Goddamn you, Jay! I cursed under my breath.
But before I could go hunting for Clarice’s abusive husband, I had to first make absolutely sure. I lowered my gun and crept up to her body, careful to touch nothing but the artery at her neck. No pulse. Although her body was still warm, her skin looked waxy and her fingernails were pale. No rigor, though, so I estimated that she had probably been dead anywhere from two to five hours. Now I could smell the other signs of death, the released contents of the lower intestine, the emptied bladder. Poor Clarice. She had always been so fastidious.
I swallowed the bile that rose in my throat and took a last look around.

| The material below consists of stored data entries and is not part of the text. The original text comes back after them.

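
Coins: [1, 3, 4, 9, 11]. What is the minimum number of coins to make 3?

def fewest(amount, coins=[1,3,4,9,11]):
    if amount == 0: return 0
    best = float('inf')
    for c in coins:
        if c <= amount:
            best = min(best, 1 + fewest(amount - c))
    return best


Building up with DP:
fewest(0) = 0
fewest(1) = min(1+fewest(0)=1+0=1) = 1
fewest(2) = min(1+fewest(1)=1+1=2) = 2
fewest(3) = min(1+fewest(2)=1+2=3, 1+fewest(0)=1+0=1) = 1

1


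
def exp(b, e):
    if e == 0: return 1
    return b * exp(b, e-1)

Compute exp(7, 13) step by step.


exp(7, 13)
= 7 * exp(7, 12)
= 7 * 7 * exp(7, 11)
= 7 * 7 * 7 * exp(7, 10)
= 7 * 7 * 7 * 7 * exp(7, 9)
= 7 * 7 * 7 * 7 * 7 * exp(7, 8)
= 7 * 7 * 7 * 7 * 7 * 7 * exp(7, 7)
= 7 * 7 * 7 * 7 * 7 * 7 * 7 * exp(7, 6)
= 7 * 7 * 7 * 7 * 7 * 7 * 7 * 7 * exp(7, 5)
= 7 * 7 * 7 * 7 * 7 * 7 * 7 * 7 * 7 * exp(7, 4)
= 7 * 7 * 7 * 7 * 7 * 7 * 7 * 7 * 7 * 7 * exp(7, 3)
= 7 * 7 * 7 * 7 * 7 * 7 * 7 * 7 * 7 * 7 * 7 * exp(7, 2)
= 7 * 7 * 7 * 7 * 7 * 7 * 7 * 7 * 7 * 7 * 7 * 7 * exp(7, 1)
= 7 * 7 * 7 * 7 * 7 * 7 * 7 * 7 * 7 * 7 * 7 * 7 * 7 * exp(7, 0)
= 7 * 7 * 7 * 7 * 7 * 7 * 7 * 7 * 7 * 7 * 7 * 7 * 7 * 1
= 96889010407

96889010407


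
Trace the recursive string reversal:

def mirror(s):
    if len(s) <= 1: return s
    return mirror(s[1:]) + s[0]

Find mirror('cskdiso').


mirror('cskdiso') = mirror('skdiso') + 'c'
mirror('skdiso') = mirror('kdiso') + 's'
mirror('kdiso') = mirror('diso') + 'k'
mirror('diso') = mirror('iso') + 'd'
mirror('iso') = mirror('so') + 'i'
mirror('so') = mirror('o') + 's'
mirror('o') = 'o'  (base case)
Concatenating: 'o' + 's' + 'i' + 'd' + 'k' + 's' + 'c' = 'osidksc'

osidksc


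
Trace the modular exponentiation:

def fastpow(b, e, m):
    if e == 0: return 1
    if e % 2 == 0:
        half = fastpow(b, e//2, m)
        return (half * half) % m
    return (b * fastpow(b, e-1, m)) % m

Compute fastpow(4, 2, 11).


fastpow(4, 2, 11): e is even, compute fastpow(4, 1, 11)
  fastpow(4, 1, 11): e is odd, compute fastpow(4, 0, 11)
    fastpow(4, 0, 11) = 1
  (4 * 1) % 11 = 4
half=4, (4*4) % 11 = 5

5


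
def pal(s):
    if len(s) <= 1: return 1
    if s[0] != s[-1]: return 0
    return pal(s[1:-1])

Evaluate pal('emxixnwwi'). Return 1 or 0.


pal('emxixnwwi'): s[0]='e' != s[-1]='i' -> return 0
Result: 0 (not a palindrome)

0


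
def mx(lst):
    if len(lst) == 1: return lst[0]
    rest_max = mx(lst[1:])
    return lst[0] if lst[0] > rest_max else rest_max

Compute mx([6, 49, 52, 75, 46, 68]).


mx([6, 49, 52, 75, 46, 68]): compare 6 with mx([49, 52, 75, 46, 68])
mx([49, 52, 75, 46, 68]): compare 49 with mx([52, 75, 46, 68])
mx([52, 75, 46, 68]): compare 52 with mx([75, 46, 68])
mx([75, 46, 68]): compare 75 with mx([46, 68])
mx([46, 68]): compare 46 with mx([68])
mx([68]) = 68  (base case)
Compare 46 with 68 -> 68
Compare 75 with 68 -> 75
Compare 52 with 75 -> 75
Compare 49 with 75 -> 75
Compare 6 with 75 -> 75

75


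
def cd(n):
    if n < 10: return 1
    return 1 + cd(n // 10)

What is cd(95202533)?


cd(95202533) = 1 + cd(9520253)
cd(9520253) = 1 + cd(952025)
cd(952025) = 1 + cd(95202)
cd(95202) = 1 + cd(9520)
cd(9520) = 1 + cd(952)
cd(952) = 1 + cd(95)
cd(95) = 1 + cd(9)
cd(9) = 1  (base case: 9 < 10)
Unwinding: 1 + 1 + 1 + 1 + 1 + 1 + 1 + 1 = 8

8


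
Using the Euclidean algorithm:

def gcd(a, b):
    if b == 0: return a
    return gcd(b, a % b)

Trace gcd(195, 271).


gcd(195, 271) = gcd(271, 195)
gcd(271, 195) = gcd(195, 76)
gcd(195, 76) = gcd(76, 43)
gcd(76, 43) = gcd(43, 33)
gcd(43, 33) = gcd(33, 10)
gcd(33, 10) = gcd(10, 3)
gcd(10, 3) = gcd(3, 1)
gcd(3, 1) = gcd(1, 0)
gcd(1, 0) = 1  (base case)

1


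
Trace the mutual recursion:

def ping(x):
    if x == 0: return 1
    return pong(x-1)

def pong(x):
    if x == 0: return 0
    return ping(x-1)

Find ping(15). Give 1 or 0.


ping(15) = pong(14)
pong(14) = ping(13)
ping(13) = pong(12)
pong(12) = ping(11)
ping(11) = pong(10)
pong(10) = ping(9)
ping(9) = pong(8)
pong(8) = ping(7)
ping(7) = pong(6)
pong(6) = ping(5)
ping(5) = pong(4)
pong(4) = ping(3)
ping(3) = pong(2)
pong(2) = ping(1)
ping(1) = pong(0)
pong(0) = 0  (base case)
Result: 0

0


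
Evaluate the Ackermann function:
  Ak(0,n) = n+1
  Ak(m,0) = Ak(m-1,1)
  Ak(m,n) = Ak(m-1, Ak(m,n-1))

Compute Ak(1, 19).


Ak(1, 19) = Ak(0, Ak(1, 18))
  Ak(1, 18) = Ak(0, Ak(1, 17))
    Ak(1, 17) = Ak(0, Ak(1, 16))
      Ak(1, 16) = Ak(0, Ak(1, 15))
        Ak(1, 15) = Ak(0, Ak(1, 14))
          Ak(1, 14) = Ak(0, Ak(1, 13))
          Ak(1, 13) = Ak(0, Ak(1, 12))
          Ak(1, 12) = Ak(0, Ak(1, 11))
          Ak(1, 11) = Ak(0, Ak(1, 10))
          Ak(1, 10) = Ak(0, Ak(1, 9))
          Ak(1, 9) = Ak(0, Ak(1, 8))
          Ak(1, 8) = Ak(0, Ak(1, 7))
          Ak(1, 7) = Ak(0, Ak(1, 6))
          Ak(1, 6) = Ak(0, Ak(1, 5))
          Ak(1, 5) = Ak(0, Ak(1, 4))
          Ak(1, 4) = Ak(0, Ak(1, 3))
          Ak(1, 3) = Ak(0, Ak(1, 2))
          Ak(1, 2) = Ak(0, Ak(1, 1))
          Ak(1, 1) = Ak(0, Ak(1, 0))
          Ak(1, 0) = Ak(0, 1)
          Ak(0, 1) = 2
            = Ak(0, 2)
          Ak(0, 2) = 3
            = Ak(0, 3)
          Ak(0, 3) = 4
... (trace truncated)
Result: Ak(1, 19) = 21

21


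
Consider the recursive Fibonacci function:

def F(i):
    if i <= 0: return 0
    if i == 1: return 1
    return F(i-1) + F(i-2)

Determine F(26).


Computing F(26) bottom-up:
F(0) = 0
F(1) = 1
F(2) = F(1) + F(0) = 1 + 0 = 1
F(3) = F(2) + F(1) = 1 + 1 = 2
F(4) = F(3) + F(2) = 2 + 1 = 3
F(5) = F(4) + F(3) = 3 + 2 = 5
F(6) = F(5) + F(4) = 5 + 3 = 8
F(7) = F(6) + F(5) = 8 + 5 = 13
F(8) = F(7) + F(6) = 13 + 8 = 21
F(9) = F(8) + F(7) = 21 + 13 = 34
F(10) = F(9) + F(8) = 34 + 21 = 55
F(11) = F(10) + F(9) = 55 + 34 = 89
F(12) = F(11) + F(10) = 89 + 55 = 144
F(13) = F(12) + F(11) = 144 + 89 = 233
F(14) = F(13) + F(12) = 233 + 144 = 377
F(15) = F(14) + F(13) = 377 + 233 = 610
F(16) = F(15) + F(14) = 610 + 377 = 987
F(17) = F(16) + F(15) = 987 + 610 = 1597
F(18) = F(17) + F(16) = 1597 + 987 = 2584
F(19) = F(18) + F(17) = 2584 + 1597 = 4181
F(20) = F(19) + F(18) = 4181 + 2584 = 6765
F(21) = F(20) + F(19) = 6765 + 4181 = 10946
F(22) = F(21) + F(20) = 10946 + 6765 = 17711
F(23) = F(22) + F(21) = 17711 + 10946 = 28657
F(24) = F(23) + F(22) = 28657 + 17711 = 46368
F(25) = F(24) + F(23) = 46368 + 28657 = 75025
F(26) = F(25) + F(24) = 75025 + 46368 = 121393

121393


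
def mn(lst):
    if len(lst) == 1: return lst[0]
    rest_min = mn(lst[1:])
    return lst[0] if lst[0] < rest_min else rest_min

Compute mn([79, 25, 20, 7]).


mn([79, 25, 20, 7]): compare 79 with mn([25, 20, 7])
mn([25, 20, 7]): compare 25 with mn([20, 7])
mn([20, 7]): compare 20 with mn([7])
mn([7]) = 7  (base case)
Compare 20 with 7 -> 7
Compare 25 with 7 -> 7
Compare 79 with 7 -> 7

7


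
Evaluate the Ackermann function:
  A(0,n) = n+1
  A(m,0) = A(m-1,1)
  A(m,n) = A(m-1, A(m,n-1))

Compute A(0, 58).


A(0, 58) = 59
Result: A(0, 58) = 59

59


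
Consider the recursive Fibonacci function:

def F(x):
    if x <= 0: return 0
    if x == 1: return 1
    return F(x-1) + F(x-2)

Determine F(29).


Computing F(29) bottom-up:
F(0) = 0
F(1) = 1
F(2) = F(1) + F(0) = 1 + 0 = 1
F(3) = F(2) + F(1) = 1 + 1 = 2
F(4) = F(3) + F(2) = 2 + 1 = 3
F(5) = F(4) + F(3) = 3 + 2 = 5
F(6) = F(5) + F(4) = 5 + 3 = 8
F(7) = F(6) + F(5) = 8 + 5 = 13
F(8) = F(7) + F(6) = 13 + 8 = 21
F(9) = F(8) + F(7) = 21 + 13 = 34
F(10) = F(9) + F(8) = 34 + 21 = 55
F(11) = F(10) + F(9) = 55 + 34 = 89
F(12) = F(11) + F(10) = 89 + 55 = 144
F(13) = F(12) + F(11) = 144 + 89 = 233
F(14) = F(13) + F(12) = 233 + 144 = 377
F(15) = F(14) + F(13) = 377 + 233 = 610
F(16) = F(15) + F(14) = 610 + 377 = 987
F(17) = F(16) + F(15) = 987 + 610 = 1597
F(18) = F(17) + F(16) = 1597 + 987 = 2584
F(19) = F(18) + F(17) = 2584 + 1597 = 4181
F(20) = F(19) + F(18) = 4181 + 2584 = 6765
F(21) = F(20) + F(19) = 6765 + 4181 = 10946
F(22) = F(21) + F(20) = 10946 + 6765 = 17711
F(23) = F(22) + F(21) = 17711 + 10946 = 28657
F(24) = F(23) + F(22) = 28657 + 17711 = 46368
F(25) = F(24) + F(23) = 46368 + 28657 = 75025
F(26) = F(25) + F(24) = 75025 + 46368 = 121393
F(27) = F(26) + F(25) = 121393 + 75025 = 196418
F(28) = F(27) + F(26) = 196418 + 121393 = 317811
F(29) = F(28) + F(27) = 317811 + 196418 = 514229

514229


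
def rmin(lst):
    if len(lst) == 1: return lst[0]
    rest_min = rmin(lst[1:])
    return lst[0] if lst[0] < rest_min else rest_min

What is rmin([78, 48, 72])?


rmin([78, 48, 72]): compare 78 with rmin([48, 72])
rmin([48, 72]): compare 48 with rmin([72])
rmin([72]) = 72  (base case)
Compare 48 with 72 -> 48
Compare 78 with 48 -> 48

48


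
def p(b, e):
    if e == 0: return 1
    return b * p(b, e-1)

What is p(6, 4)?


p(6, 4)
= 6 * p(6, 3)
= 6 * 6 * p(6, 2)
= 6 * 6 * 6 * p(6, 1)
= 6 * 6 * 6 * 6 * p(6, 0)
= 6 * 6 * 6 * 6 * 1
= 1296

1296


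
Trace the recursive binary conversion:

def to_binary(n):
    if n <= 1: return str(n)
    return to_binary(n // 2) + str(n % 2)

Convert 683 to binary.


to_binary(683) = to_binary(341) + '1'
to_binary(341) = to_binary(170) + '1'
to_binary(170) = to_binary(85) + '0'
to_binary(85) = to_binary(42) + '1'
to_binary(42) = to_binary(21) + '0'
to_binary(21) = to_binary(10) + '1'
to_binary(10) = to_binary(5) + '0'
to_binary(5) = to_binary(2) + '1'
to_binary(2) = to_binary(1) + '0'
to_binary(1) = '1'  (base case)
Concatenating: '1' + '0' + '1' + '0' + '1' + '0' + '1' + '0' + '1' + '1' = '1010101011'

1010101011


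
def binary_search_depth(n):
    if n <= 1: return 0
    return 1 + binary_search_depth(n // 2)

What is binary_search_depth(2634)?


2634 / 2 = 1317
1317 / 2 = 658
658 / 2 = 329
329 / 2 = 164
164 / 2 = 82
82 / 2 = 41
41 / 2 = 20
20 / 2 = 10
10 / 2 = 5
5 / 2 = 2
2 / 2 = 1
Reached 1 after 11 halvings

11


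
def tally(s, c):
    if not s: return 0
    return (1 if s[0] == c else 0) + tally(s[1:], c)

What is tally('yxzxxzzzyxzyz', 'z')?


s[0]='y' != 'z' -> 0
s[0]='x' != 'z' -> 0
s[0]='z' == 'z' -> 1
s[0]='x' != 'z' -> 0
s[0]='x' != 'z' -> 0
s[0]='z' == 'z' -> 1
s[0]='z' == 'z' -> 1
s[0]='z' == 'z' -> 1
s[0]='y' != 'z' -> 0
s[0]='x' != 'z' -> 0
s[0]='z' == 'z' -> 1
s[0]='y' != 'z' -> 0
s[0]='z' == 'z' -> 1
Sum: 0 + 0 + 1 + 0 + 0 + 1 + 1 + 1 + 0 + 0 + 1 + 0 + 1 = 6

6


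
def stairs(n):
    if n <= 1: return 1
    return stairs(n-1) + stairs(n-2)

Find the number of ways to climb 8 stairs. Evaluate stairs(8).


Building up from base cases:
stairs(0) = 1
stairs(1) = 1
stairs(2) = stairs(1) + stairs(0) = 1 + 1 = 2
stairs(3) = stairs(2) + stairs(1) = 2 + 1 = 3
stairs(4) = stairs(3) + stairs(2) = 3 + 2 = 5
stairs(5) = stairs(4) + stairs(3) = 5 + 3 = 8
stairs(6) = stairs(5) + stairs(4) = 8 + 5 = 13
stairs(7) = stairs(6) + stairs(5) = 13 + 8 = 21
stairs(8) = stairs(7) + stairs(6) = 21 + 13 = 34

34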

The killer had been careless. Two bloody footprints led away from Clarice’s body and out the blood-smeared back door to the alley. Both the footprints and the blood on the door appeared dry.
I looked back at the front door, which had been standing open ever since the poor tourist from wherever had walked in. Something wrong about that. I pressed my lips together and thought. What? Then I got it. The front door, as well as the back, should have been locked. On Art Walk nights, Clarice always locked both doors at five o’clock, then she and the hired help readied the gallery for the big party. They poured champagne in the fountain, set out canapés, and did all the little things necessary to keep customers inside and spending. She didn’t unlock the door again until seven sharp.
Then who had opened the door this evening? Surely not the killer. He would be more concerned with getting his ass out of there than keeping the tourist traffic flowing.
But that was a problem for Scottsdale’s Violent Crimes Unit, not me.
My police training standing me in good stead, I backed out of the gallery the same way I entered, not disturbing the crime scene any more than necessary. As the smell of hot concrete began to replace the scent of death, I heard sirens wailing towards me.
In a little while, I’d be able to grieve for my friend, but now I had to tell the police what I knew. At least I wouldn’t have to talk to Jay, wouldn’t have to look at his vicious face until we got to the courtroom, wouldn’t have to slog through the reams of paperwork that were a homicide cop’s lot. Thanks to the felon who’d shot me eight months earlier, I didn’t have worry about any of those things.
At least, that’s what I thought at the time.